As I wrote about here, so much has changed and yet, so much has remained the same.

In many ways I’ve moved on from my hometown and in other ways, I’ll always be intrinsically tied to this Midwestern safe haven.

My heart will always have a special spot for Detroit, a city that defines what true grit means and how transformation isn’t (necessarily) a beautiful process; but one sometimes filled with heartbreak as rebuilding shows a cruel inner workings of greed, social structures and racial inequalities.

I’ve realized as I’ve been pushed out of my comfort zone time and time again with each move, that I get to experience what some may not—redefining what I imagined my life to be. Sure, it’s a privilege. That goes without saying for me. But, it’s also something that comes with a lot of heartache and resilience.

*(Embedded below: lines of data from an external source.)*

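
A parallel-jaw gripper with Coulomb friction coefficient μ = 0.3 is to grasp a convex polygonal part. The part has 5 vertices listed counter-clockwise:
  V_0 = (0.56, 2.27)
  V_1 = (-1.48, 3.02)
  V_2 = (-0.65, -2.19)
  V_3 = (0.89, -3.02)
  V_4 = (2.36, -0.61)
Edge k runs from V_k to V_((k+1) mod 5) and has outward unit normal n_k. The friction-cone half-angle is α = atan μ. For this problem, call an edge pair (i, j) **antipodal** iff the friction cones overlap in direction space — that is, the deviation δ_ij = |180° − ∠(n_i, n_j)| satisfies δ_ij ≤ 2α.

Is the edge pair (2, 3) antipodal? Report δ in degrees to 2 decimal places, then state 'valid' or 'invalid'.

δ = 93.06°, invalid

α = atan 0.3 = 16.70°;  2α = 33.40°
edge 2: e_2 = (+1.54, -0.83);  n_2 = (-0.4744, -0.8803)
edge 3: e_3 = (+1.47, +2.41);  n_3 = (+0.8537, -0.5207)
∠(n_2, n_3) = 86.94°
δ = |180° − 86.94°| = 93.06°
93.06° > 2α = 33.40°  →  invalid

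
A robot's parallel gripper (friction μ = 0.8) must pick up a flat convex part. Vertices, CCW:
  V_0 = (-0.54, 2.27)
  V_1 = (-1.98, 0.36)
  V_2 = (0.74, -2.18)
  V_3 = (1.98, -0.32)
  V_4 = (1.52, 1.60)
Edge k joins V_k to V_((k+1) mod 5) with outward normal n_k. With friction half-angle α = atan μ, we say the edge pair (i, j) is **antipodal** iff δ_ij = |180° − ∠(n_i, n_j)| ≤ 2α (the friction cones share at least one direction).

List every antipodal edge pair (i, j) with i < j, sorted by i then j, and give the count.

α = atan 0.8 = 38.66°;  2α = 77.32°
n_0 = (-0.7985, +0.6020)
n_1 = (-0.6825, -0.7309)
n_2 = (+0.8321, -0.5547)
n_3 = (+0.9725, +0.2330)
n_4 = (+0.3093, +0.9510)
  (0,1): δ = 96.03°  ·
  (0,2): δ = 3.32°  ✓
  (0,3): δ = 50.49°  ✓
  (0,4): δ = 109.00°  ·
  (1,2): δ = 80.65°  ·
  (1,3): δ = 33.49°  ✓
  (1,4): δ = 25.02°  ✓
  (2,3): δ = 132.84°  ·
  (2,4): δ = 74.33°  ✓
  (3,4): δ = 121.49°  ·
antipodal pairs: 5

count = 5; pairs: (0,2), (0,3), (1,3), (1,4), (2,4)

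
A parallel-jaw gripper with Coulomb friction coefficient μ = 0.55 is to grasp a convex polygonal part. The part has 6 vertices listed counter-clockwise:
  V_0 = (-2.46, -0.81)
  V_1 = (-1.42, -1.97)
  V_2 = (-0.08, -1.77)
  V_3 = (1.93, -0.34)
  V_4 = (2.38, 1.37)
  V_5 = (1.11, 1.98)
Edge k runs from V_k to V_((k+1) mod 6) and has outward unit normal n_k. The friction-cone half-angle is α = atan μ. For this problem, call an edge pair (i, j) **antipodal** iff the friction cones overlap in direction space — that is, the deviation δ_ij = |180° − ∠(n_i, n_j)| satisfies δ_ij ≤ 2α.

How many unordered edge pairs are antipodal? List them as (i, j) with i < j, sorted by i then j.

α = atan 0.55 = 28.81°;  2α = 57.62°
n_0 = (-0.7446, -0.6675)
n_1 = (+0.1476, -0.9890)
n_2 = (+0.5797, -0.8148)
n_3 = (+0.9671, -0.2545)
n_4 = (+0.4330, +0.9014)
n_5 = (-0.6158, +0.7879)
  (0,1): δ = 123.39°  ·
  (0,2): δ = 96.45°  ·
  (0,3): δ = 56.62°  ✓
  (0,4): δ = 22.47°  ✓
  (0,5): δ = 86.13°  ·
  (1,2): δ = 153.06°  ·
  (1,3): δ = 113.23°  ·
  (1,4): δ = 34.14°  ✓
  (1,5): δ = 29.52°  ✓
  (2,3): δ = 140.17°  ·
  (2,4): δ = 61.09°  ·
  (2,5): δ = 2.58°  ✓
  (3,4): δ = 100.91°  ·
  (3,5): δ = 37.25°  ✓
  (4,5): δ = 116.34°  ·
antipodal pairs: 6

count = 6; pairs: (0,3), (0,4), (1,4), (1,5), (2,5), (3,5)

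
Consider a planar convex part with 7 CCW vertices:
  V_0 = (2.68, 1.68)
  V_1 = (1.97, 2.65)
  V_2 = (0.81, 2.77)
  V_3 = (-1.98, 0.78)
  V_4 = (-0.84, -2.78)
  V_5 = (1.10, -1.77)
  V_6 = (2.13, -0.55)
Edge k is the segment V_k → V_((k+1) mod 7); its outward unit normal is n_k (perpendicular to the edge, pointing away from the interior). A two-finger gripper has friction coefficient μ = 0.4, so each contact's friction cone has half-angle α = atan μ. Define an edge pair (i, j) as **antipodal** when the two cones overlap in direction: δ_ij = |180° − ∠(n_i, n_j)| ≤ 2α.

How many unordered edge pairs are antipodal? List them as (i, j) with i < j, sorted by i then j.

count = 6; pairs: (0,3), (1,4), (2,4), (2,5), (2,6), (3,6)

α = atan 0.4 = 21.80°;  2α = 43.60°
n_0 = (+0.8069, +0.5906)
n_1 = (+0.1029, +0.9947)
n_2 = (-0.5807, +0.8141)
n_3 = (-0.9524, -0.3050)
n_4 = (+0.4618, -0.8870)
n_5 = (+0.7641, -0.6451)
n_6 = (+0.9709, -0.2395)
  (0,1): δ = 132.11°  ·
  (0,2): δ = 90.70°  ·
  (0,3): δ = 18.45°  ✓
  (0,4): δ = 81.30°  ·
  (0,5): δ = 103.62°  ·
  (0,6): δ = 129.94°  ·
  (1,2): δ = 138.60°  ·
  (1,3): δ = 66.34°  ·
  (1,4): δ = 33.41°  ✓
  (1,5): δ = 55.73°  ·
  (1,6): δ = 82.05°  ·
  (2,3): δ = 107.74°  ·
  (2,4): δ = 8.00°  ✓
  (2,5): δ = 14.33°  ✓
  (2,6): δ = 40.65°  ✓
  (3,4): δ = 80.25°  ·
  (3,5): δ = 57.93°  ·
  (3,6): δ = 31.61°  ✓
  (4,5): δ = 157.68°  ·
  (4,6): δ = 131.36°  ·
  (5,6): δ = 153.68°  ·
antipodal pairs: 6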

Something I’m reminded of each time I say goodbye.

Each time I have to residiscover where my favorite sour cream is in the new grocery store.

Each time I ask what the attire is for meeting new colleagues, not wanting to show up too over or underdressed.

Each time I reassess a new neighborhood running route.

Each time I look for local, progressive, social justice group meetings.

Each time I call friends and hear both good and bad news, without being able to hug them.

Each time I search for the perfect coffee shop to sit down and barrel through my words, expressing the barrage of emotions another move has brought on.

Each time I wonder if this move will take months or years for me to readjust and find a new circle of local friends.

Each time I get that nervous knot in my stomach that I’ll do or say something that completely shows I’m the new kid in town.

The life we imagine often sifts out these nuances of change. Moving to a tropical island in the middle of the ocean is an exotic adventure! The day-to-day of that may not be as adventurous or exotic as we reconcile this new life and chapter.

That’s okay.

More often than not the highlight reel we see on the interwebs only showcases the fabulous end result.

We wouldn’t be writing this new Hawaiian chapter without finishing our Midwestern one. It’s was a long chapter earmarked and full of highlighted paragraphs; one that has forever left an imprint on my heart.

One that gave me the courage to say yes to this new tropical chapter.

Here’s to more adventures and adjusting our sails in the seas of change.

Especially during a global pandemic.